Preston Richey

Pitchfork and Proxies and Jet, Oh My!

Last Monday, I launched p4ktldr. By Tuesday, I knew I’d been had.

The idea for p4ktldr was simple: I’d provide a simple and intuitive interface to search for album reviews on Pitchfork, sorted by rating. The idea had been in my head for more than a year and I had started the site some 3 or 4 times since, most recently about a month ago spurred on by a bout of sober productivity (hello Dry January!) I took the opportunity to play around with React Hooks and a few weekends and weeknights later, I had a working prototype.

I tweeted a link to the site on Monday night, and Tuesday morning was retweeted by Rich Ziade and Paul Ford (the founders of Postlight, my employer) as well as the official Postlight Twitter account. So, there were eyes on the site even if traffic wasn't outrageous.

Around lunchtime on Tuesday I checked the site and noticed something was off. The site was broken, but in a very specific and peculiar way: a search for any artist would return only one thing: a link to the seminal mid-aughts Australian garage rock band, Jet.

I immediately knew something was up. Not only did any search return Jet and Jet alone, but the results of search for albums by Jet were also altered: only one album was returned, 2006’s Shine On, with a perfect rating of 10.0. This is when I knew I had been had.

I knew so because I knew Pitchfork had not given Shine On a 10 rating, but rather, [in]famously, a 0. The review had become a bit of a meme, reminiscent of link-trolling popular around that time. Alongside the 0.0 review of Shine On, in place of any explanation, was (and still is) an embedded video of a chimpanzee urinating into its own mouth. Really.

After doing a bit more poking around, I found a final clue to what had happened. Embedded in the spoofed data returned by Pitchfork’s API was a field that looked like this:

"authors":[{
  "id":"deadbeef",
  "name":"With Love",
  "title":"The Dev Team",
  "url":"/reviews/albums/9464-shine-on/",
  "slug":"reviews/albums/9464-shine-on"
}]

I’m willing to bet you get the picture even if you can’t read JSON.

So, I knew that someone on the Pitchfork dev team had found out about my site and decided to have some fun with me. It’s worth saying, I think, that I wasn’t upset by the trolling. After all, I was using a public but undocumented API provided by Pitchfork without their permission. They could have sent back an error response, at best, and a cease and desist, at worse. I appreciated that the team took the time to break my site in such a specific and laughable way.

But I knew I couldn’t just accept defeat. I certainly don’t have the time, knowledge, or prowess to wage war with a Condé Nast-funded team of developers. Still, I knew I had to at least attempt to answer what I saw as a challenge.

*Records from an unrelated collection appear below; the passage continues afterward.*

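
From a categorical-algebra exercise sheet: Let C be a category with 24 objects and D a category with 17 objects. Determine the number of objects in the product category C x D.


The product category C x D has objects that are pairs (c, d).
Number of pairs = |Ob(C)| * |Ob(D)| = 24 * 17 = 408

408


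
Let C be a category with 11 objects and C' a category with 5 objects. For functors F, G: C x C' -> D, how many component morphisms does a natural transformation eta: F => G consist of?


A natural transformation eta: F => G assigns one component morphism per
object of the domain category.
The domain is the product category C x C', so
|Ob(C x C')| = |Ob(C)| * |Ob(C')| = 11 * 5 = 55.
Therefore eta has 55 component morphisms.

55


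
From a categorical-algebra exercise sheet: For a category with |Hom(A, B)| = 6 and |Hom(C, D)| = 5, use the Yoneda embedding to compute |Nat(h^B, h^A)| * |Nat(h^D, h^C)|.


By the Yoneda lemma, Nat(h^B, h^A) is isomorphic to Hom(A, B),
so |Nat(h^B, h^A)| = |Hom(A, B)| and |Nat(h^D, h^C)| = |Hom(C, D)|.
|Hom(A, B)| = 6, |Hom(C, D)| = 5.
|Nat(h^B, h^A) x Nat(h^D, h^C)| = 6 * 5 = 30

30


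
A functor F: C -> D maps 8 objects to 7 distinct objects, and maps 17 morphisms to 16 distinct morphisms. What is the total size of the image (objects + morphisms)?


The image of F consists of distinct objects and distinct morphisms.
|Im(F)| on objects = 7
|Im(F)| on morphisms = 16
Total image cardinality = 7 + 16 = 23

23


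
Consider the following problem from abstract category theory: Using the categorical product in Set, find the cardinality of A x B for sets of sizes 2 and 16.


In Set, the product A x B is the Cartesian product.
By the universal property, |A x B| = |A| * |B|.
|A x B| = 2 * 16 = 32

32


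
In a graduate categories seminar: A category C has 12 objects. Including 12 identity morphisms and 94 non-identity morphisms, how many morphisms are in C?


Each object has an identity morphism, giving 12 identities.
Adding the 94 non-identity morphisms:
Total = 12 + 94 = 106

106


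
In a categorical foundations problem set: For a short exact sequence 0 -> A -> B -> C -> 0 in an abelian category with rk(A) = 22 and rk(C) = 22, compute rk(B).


For a short exact sequence 0 -> A -> B -> C -> 0,
rank is additive: rank(B) = rank(A) + rank(C).
rank(B) = 22 + 22 = 44

44


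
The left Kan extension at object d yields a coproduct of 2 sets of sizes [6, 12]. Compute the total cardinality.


Pointwise, the left Kan extension (Lan_F H)(d) is the colimit, indexed
by the comma category (F downarrow d), of H composed with the
projection (F downarrow d) -> C. Here that colimit is given
as a coproduct (disjoint union) of sets, so its cardinality is the
sum of the sizes of the summands.
Coproduct of sets with sizes: 6 + 12
= 18

18


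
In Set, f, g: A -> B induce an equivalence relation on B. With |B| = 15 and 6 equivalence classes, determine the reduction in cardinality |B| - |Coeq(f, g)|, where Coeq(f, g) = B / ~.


The coequalizer Coeq(f, g) = B / ~ has one element per equivalence class.
|B| = 15, |Coeq(f, g)| = 6.
|B| - |Coeq(f, g)| = 15 - 6 = 9.

9


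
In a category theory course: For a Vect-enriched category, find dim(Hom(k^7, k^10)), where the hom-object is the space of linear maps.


In Vect-enriched categories, Hom(k^n, k^m) is the space of m x n matrices.
dim(Hom(k^7, k^10)) = 10 * 7 = 70

70


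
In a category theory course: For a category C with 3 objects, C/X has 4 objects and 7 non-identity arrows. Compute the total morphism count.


In the slice category C/X, objects are morphisms to X.
Identity morphisms: 4 (one per object of C/X).
Non-identity morphisms: 7.
Total = 4 + 7 = 11

11


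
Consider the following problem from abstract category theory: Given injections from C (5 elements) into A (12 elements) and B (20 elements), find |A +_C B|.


The pushout A +_C B identifies the images of C in A and B.
|A +_C B| = |A| + |B| - |C| (for injections).
= 12 + 20 - 5 = 27

27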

I’m reluctant to talk about my solution because currently (as of Saturday Feb. 9th), it’s working. But I figure the site’s survival hinges less on whether I write about it now and more on the goodwill of the dev team at Pitchfork (or their ability to turn a blind eye to the trivial amount of traffic p4ktldr drives their way). I have no intention to monetize p4ktldr and I don’t really stand to benefit from its success other than its existence as a tool I personally find useful.

These guys say, 'use a proxy.'
These guys say, 'use a proxy.'

So, my solution: use a proxy.

The initial requests to Pitchfork’s servers were made from the site itself, so it was trivial to detect and give a spoofed response. This approach was the easiest to implement, but also the easiest to detect. With a proxy, I essentially introduce a middleman which makes requests on the behalf of the application. This approach obscures the referrer, making it harder to track, but is noticeably slower (a proxied request can take 2 - 5 times longer).

There are other reasons it isn’t an ideal solution. For one, it has the potential to cost me money, since the proxy is an AWS Lambda function charged per usage. It also is also somewhat brittle because Pitchfork could easily track down the IP of the proxy and blacklist it, much like they originally did to p4ktldr.com itself. I could probably fight this by relocating the proxy, but it’d be an exhausting game of cat and mouse and I’d much rather spend my time doing other things.

For those interested in how I make these proxied requests, you can check out the source here and here. The site was already hosted on Netlify, so I used Functions, which turned out to be very intuitive to use. This repo was invaluable in getting everything wired up.

So, the ball’s back in Pitchfork’s court. For all I know, p4ktldr may be broken again later this evening. Or, it could carry on quietly for years to come. I appreciate that the dev team had a sense of humor about this, and frankly I learned quite a bit thinking through how to proxy requests in React, a question I’d yet to face in my years as a developer.

I still find p4ktldr useful so I’m going to fight for its continued existence, but if I run into further challenges it may be hosted somewhere a bit more obscure.

As someone more Australian than myself once sang:

When the stars all look the same
Don’t feel the cold or wind or rain
Everything will be okay
We will meet again one day

And I will shine on for everyone
Shine on for everyone